Pizzaballa ha ribadito che «L'altra cosa molto importante da dire è che non ci siamo mai dedicati solo ai cristiani. Era nostro dovere, come pastori, visitare la nostra comunità, ma fin dal principio siamo sempre stati molto chiari su tutto quello che sta accadendo a tutta Gaza e tutte le nostre attività, siano gli ospedali, la Caritas, gli aiuti, sono prevalentemente per tutta la comunità, a cominciare dai nostri vicini, sono per tutti. Il Patriarcato latino, la nostra diocesi, arriva - quando le frontiere ancora lo permettevano, ma riprenderemo presto - a oltre 40 mila persone, sono quasi tutti praticamente musulmani».
Sulla visita a Gaza, Pizzaballa ha detto che «le immagini che mi restano, rispetto alle volte precedenti, sono quelle delle enormi distese di tende che prima non c'erano. Quando sono andato, erano tutti al sud, c'era il corridoio Netzarim che chiudeva. Sono tornati su, adesso c'è più di un milione di persone che non ha dove vivere. Soprattutto lungo il mare, ci sono lunghe distese di tende, dove la gente vive in condizioni di estrema precarietà sia dal punto di vista igienico che sotto qualsiasi altro profilo. E poi, l'altra immagine è l'ospedale: i bambini mutilati, accecati per le conseguenze dei bombardamenti».

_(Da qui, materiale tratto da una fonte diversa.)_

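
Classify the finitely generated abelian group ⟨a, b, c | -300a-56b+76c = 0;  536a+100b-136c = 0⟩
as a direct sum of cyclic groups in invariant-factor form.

rank_ℚ(R)=2; free=3−2=1
SNF(R) diag = [4, 4] → torsion [4, 4]

Answer: M ≅ ℤ^1 ⊕ ℤ/4 ⊕ ℤ/4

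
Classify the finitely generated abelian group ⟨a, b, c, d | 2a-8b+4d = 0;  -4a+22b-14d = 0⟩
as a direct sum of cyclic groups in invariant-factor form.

rank_ℚ(R)=2; free=4−2=2
SNF(R) diag = [2, 6] → torsion [2, 6]

Answer: M ≅ ℤ^2 ⊕ ℤ/2 ⊕ ℤ/6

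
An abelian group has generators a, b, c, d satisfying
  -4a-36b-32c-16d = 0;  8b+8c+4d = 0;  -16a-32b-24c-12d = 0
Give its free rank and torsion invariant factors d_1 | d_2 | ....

Answer: M ≅ ℤ^1 ⊕ ℤ/4 ⊕ ℤ/4 ⊕ ℤ/8

Derivation:
rank_ℚ(R)=3; free=4−3=1
SNF(R) diag = [4, 4, 8] → torsion [4, 4, 8]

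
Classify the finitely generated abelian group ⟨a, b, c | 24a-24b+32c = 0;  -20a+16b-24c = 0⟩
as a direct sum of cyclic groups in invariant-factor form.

Answer: M ≅ ℤ^1 ⊕ ℤ/4 ⊕ ℤ/8

Derivation:
rank_ℚ(R)=2; free=3−2=1
SNF(R) diag = [4, 8] → torsion [4, 8]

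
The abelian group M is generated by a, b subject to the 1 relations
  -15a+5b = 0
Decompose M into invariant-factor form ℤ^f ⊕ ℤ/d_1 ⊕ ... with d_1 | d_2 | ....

rank_ℚ(R)=1; free=2−1=1
SNF(R) diag = [5] → torsion [5]

Answer: M ≅ ℤ^1 ⊕ ℤ/5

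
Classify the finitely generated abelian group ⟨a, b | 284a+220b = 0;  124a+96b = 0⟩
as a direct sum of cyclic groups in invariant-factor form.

rank_ℚ(R)=2; free=2−2=0
SNF(R) diag = [4, 4] → torsion [4, 4]

Answer: M ≅ ℤ/4 ⊕ ℤ/4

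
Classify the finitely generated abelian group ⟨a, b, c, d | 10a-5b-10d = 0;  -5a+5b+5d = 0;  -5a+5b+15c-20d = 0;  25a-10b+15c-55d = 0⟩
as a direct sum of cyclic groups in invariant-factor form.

Answer: M ≅ ℤ/5 ⊕ ℤ/5 ⊕ ℤ/5 ⊕ ℤ/15

Derivation:
rank_ℚ(R)=4; free=4−4=0
SNF(R) diag = [5, 5, 5, 15] → torsion [5, 5, 5, 15]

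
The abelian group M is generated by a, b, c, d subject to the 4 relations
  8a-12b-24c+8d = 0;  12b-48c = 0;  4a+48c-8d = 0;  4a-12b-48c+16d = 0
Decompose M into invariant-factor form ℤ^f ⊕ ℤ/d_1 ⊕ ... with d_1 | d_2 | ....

Answer: M ≅ ℤ/4 ⊕ ℤ/12 ⊕ ℤ/24 ⊕ ℤ/24

Derivation:
rank_ℚ(R)=4; free=4−4=0
SNF(R) diag = [4, 12, 24, 24] → torsion [4, 12, 24, 24]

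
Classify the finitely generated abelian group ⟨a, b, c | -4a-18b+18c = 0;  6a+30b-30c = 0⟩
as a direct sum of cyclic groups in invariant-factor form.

Answer: M ≅ ℤ^1 ⊕ ℤ/2 ⊕ ℤ/6

Derivation:
rank_ℚ(R)=2; free=3−2=1
SNF(R) diag = [2, 6] → torsion [2, 6]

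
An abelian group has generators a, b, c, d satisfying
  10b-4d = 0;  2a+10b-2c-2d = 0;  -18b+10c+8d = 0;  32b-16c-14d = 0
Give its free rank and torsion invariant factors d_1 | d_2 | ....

rank_ℚ(R)=4; free=4−4=0
SNF(R) diag = [2, 2, 2, 2] → torsion [2, 2, 2, 2]

Answer: M ≅ ℤ/2 ⊕ ℤ/2 ⊕ ℤ/2 ⊕ ℤ/2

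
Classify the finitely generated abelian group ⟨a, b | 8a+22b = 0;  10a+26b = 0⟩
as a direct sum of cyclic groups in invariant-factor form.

Answer: M ≅ ℤ/2 ⊕ ℤ/6

Derivation:
rank_ℚ(R)=2; free=2−2=0
SNF(R) diag = [2, 6] → torsion [2, 6]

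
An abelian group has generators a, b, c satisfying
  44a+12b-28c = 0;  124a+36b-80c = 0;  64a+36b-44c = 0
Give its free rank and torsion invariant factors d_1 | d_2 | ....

rank_ℚ(R)=3; free=3−3=0
SNF(R) diag = [4, 12, 12] → torsion [4, 12, 12]

Answer: M ≅ ℤ/4 ⊕ ℤ/12 ⊕ ℤ/12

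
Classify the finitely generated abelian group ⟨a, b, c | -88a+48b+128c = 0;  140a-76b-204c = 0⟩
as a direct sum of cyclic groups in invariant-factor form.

rank_ℚ(R)=2; free=3−2=1
SNF(R) diag = [4, 8] → torsion [4, 8]

Answer: M ≅ ℤ^1 ⊕ ℤ/4 ⊕ ℤ/8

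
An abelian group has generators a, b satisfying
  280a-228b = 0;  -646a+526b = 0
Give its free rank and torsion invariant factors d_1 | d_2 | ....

Answer: M ≅ ℤ/2 ⊕ ℤ/4

Derivation:
rank_ℚ(R)=2; free=2−2=0
SNF(R) diag = [2, 4] → torsion [2, 4]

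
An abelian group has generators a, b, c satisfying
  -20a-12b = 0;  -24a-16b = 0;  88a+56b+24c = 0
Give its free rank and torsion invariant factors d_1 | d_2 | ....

Answer: M ≅ ℤ/4 ⊕ ℤ/8 ⊕ ℤ/24

Derivation:
rank_ℚ(R)=3; free=3−3=0
SNF(R) diag = [4, 8, 24] → torsion [4, 8, 24]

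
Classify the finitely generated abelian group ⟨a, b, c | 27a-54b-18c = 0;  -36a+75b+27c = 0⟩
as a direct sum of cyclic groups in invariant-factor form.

Answer: M ≅ ℤ^1 ⊕ ℤ/3 ⊕ ℤ/9

Derivation:
rank_ℚ(R)=2; free=3−2=1
SNF(R) diag = [3, 9] → torsion [3, 9]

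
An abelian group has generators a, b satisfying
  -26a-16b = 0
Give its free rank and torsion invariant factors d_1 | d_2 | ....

Answer: M ≅ ℤ^1 ⊕ ℤ/2

Derivation:
rank_ℚ(R)=1; free=2−1=1
SNF(R) diag = [2] → torsion [2]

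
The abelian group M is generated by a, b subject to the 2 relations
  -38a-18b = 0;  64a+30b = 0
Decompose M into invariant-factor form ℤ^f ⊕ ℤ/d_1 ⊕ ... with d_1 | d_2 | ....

rank_ℚ(R)=2; free=2−2=0
SNF(R) diag = [2, 6] → torsion [2, 6]

Answer: M ≅ ℤ/2 ⊕ ℤ/6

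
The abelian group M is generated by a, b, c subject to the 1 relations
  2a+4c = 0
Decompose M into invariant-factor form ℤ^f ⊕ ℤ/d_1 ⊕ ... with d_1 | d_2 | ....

Answer: M ≅ ℤ^2 ⊕ ℤ/2

Derivation:
rank_ℚ(R)=1; free=3−1=2
SNF(R) diag = [2] → torsion [2]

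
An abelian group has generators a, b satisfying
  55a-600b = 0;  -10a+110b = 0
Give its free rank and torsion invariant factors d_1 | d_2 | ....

Answer: M ≅ ℤ/5 ⊕ ℤ/10

Derivation:
rank_ℚ(R)=2; free=2−2=0
SNF(R) diag = [5, 10] → torsion [5, 10]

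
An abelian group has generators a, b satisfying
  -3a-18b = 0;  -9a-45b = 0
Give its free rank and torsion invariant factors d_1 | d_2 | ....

rank_ℚ(R)=2; free=2−2=0
SNF(R) diag = [3, 9] → torsion [3, 9]

Answer: M ≅ ℤ/3 ⊕ ℤ/9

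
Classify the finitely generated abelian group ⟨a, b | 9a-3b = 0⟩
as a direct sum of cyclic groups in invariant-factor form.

rank_ℚ(R)=1; free=2−1=1
SNF(R) diag = [3] → torsion [3]

Answer: M ≅ ℤ^1 ⊕ ℤ/3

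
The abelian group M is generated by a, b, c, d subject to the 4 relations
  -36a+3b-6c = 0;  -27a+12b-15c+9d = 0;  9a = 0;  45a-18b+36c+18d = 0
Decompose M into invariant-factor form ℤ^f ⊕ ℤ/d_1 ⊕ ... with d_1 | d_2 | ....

Answer: M ≅ ℤ/3 ⊕ ℤ/9 ⊕ ℤ/9 ⊕ ℤ/18

Derivation:
rank_ℚ(R)=4; free=4−4=0
SNF(R) diag = [3, 9, 9, 18] → torsion [3, 9, 9, 18]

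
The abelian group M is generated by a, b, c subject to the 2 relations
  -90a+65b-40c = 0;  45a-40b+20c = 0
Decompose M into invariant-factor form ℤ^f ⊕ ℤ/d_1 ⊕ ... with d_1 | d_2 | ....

Answer: M ≅ ℤ^1 ⊕ ℤ/5 ⊕ ℤ/15

Derivation:
rank_ℚ(R)=2; free=3−2=1
SNF(R) diag = [5, 15] → torsion [5, 15]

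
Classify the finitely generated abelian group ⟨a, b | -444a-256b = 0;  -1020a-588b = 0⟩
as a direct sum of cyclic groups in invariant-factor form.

Answer: M ≅ ℤ/4 ⊕ ℤ/12

Derivation:
rank_ℚ(R)=2; free=2−2=0
SNF(R) diag = [4, 12] → torsion [4, 12]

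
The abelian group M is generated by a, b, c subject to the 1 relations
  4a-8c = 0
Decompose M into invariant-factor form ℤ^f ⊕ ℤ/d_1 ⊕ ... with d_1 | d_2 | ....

Answer: M ≅ ℤ^2 ⊕ ℤ/4

Derivation:
rank_ℚ(R)=1; free=3−1=2
SNF(R) diag = [4] → torsion [4]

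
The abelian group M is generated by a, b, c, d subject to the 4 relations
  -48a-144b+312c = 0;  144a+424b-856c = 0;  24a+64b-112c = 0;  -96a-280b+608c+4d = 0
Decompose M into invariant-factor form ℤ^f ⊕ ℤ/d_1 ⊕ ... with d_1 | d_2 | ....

rank_ℚ(R)=4; free=4−4=0
SNF(R) diag = [4, 8, 24, 72] → torsion [4, 8, 24, 72]

Answer: M ≅ ℤ/4 ⊕ ℤ/8 ⊕ ℤ/24 ⊕ ℤ/72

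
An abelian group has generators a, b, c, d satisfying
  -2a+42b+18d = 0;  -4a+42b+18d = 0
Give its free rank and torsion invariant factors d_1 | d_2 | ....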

Pizzaballa è rimasto colpito, ha spiegato, della speranza che anima i fedeli che hanno trovato rifugio nella parrocchia latina della Sacra Famiglia: «Queste poche centinaia di persone, è vero, sono molto protette, però non sono esenti dagli stessi problemi di tutti gli altri: mancanza di cibo, da mesi non vedono verdura, non vedono carne, come tutti gli altri, insomma. Però vedo, anche nei bambini, sicuramente la stanchezza, ma anche la vitalità, il desiderio. Finché c'è una persona che ha un desiderio di fare qualcosa, di cambiare, vuol dire che c'è ancora vita in loro, e questo l'ho notato».
Sulla sensazione di celebrare Messa sotto il rumore delle bombe, il Patriarca è stato molto chiaro: «Il primo giorno fa un po' impressione, poi ci si abitua. Ho visto che nessuno ci fa più caso. È successo anche noi… insomma, vedo che l'uomo poi è capace di abituarsi a tutto. Qualche volta i colpi più vicini, in seguito ai quali tutto l'edificio trema, fanno un po' impressione, però poi ci si abitua anche a questo. Fa impressione anche, cosa che le immagini non possono rendere, l'odore, il fumo, l'odore delle esplosioni, l'odore che lasciano».
Sull’ordine di evacuazione da parte di Israele, Pizzaballa ha detto che «c'è chi partirà, senz'altro, ma la maggioranza resterà lì. Non sa dove andare, prima di tutto, ma non vuole neanche partire, perché ha le radici lì, ha la casa lì, o meglio, avevano la casa lì, e vogliono ricostruirla lì. Il Papa su questo è stato molto chiaro: niente trasferimenti di popoli, non ci saranno riviere a Gaza».
E, infine, sulle parole di papa Leone XIV che domenica all’Angelus ha detto di evitare “una punizione collettiva” nei confronti dei civili, Pizzaballa ha commentato: «Sono state parole molto chiare, molto forti e molto attese».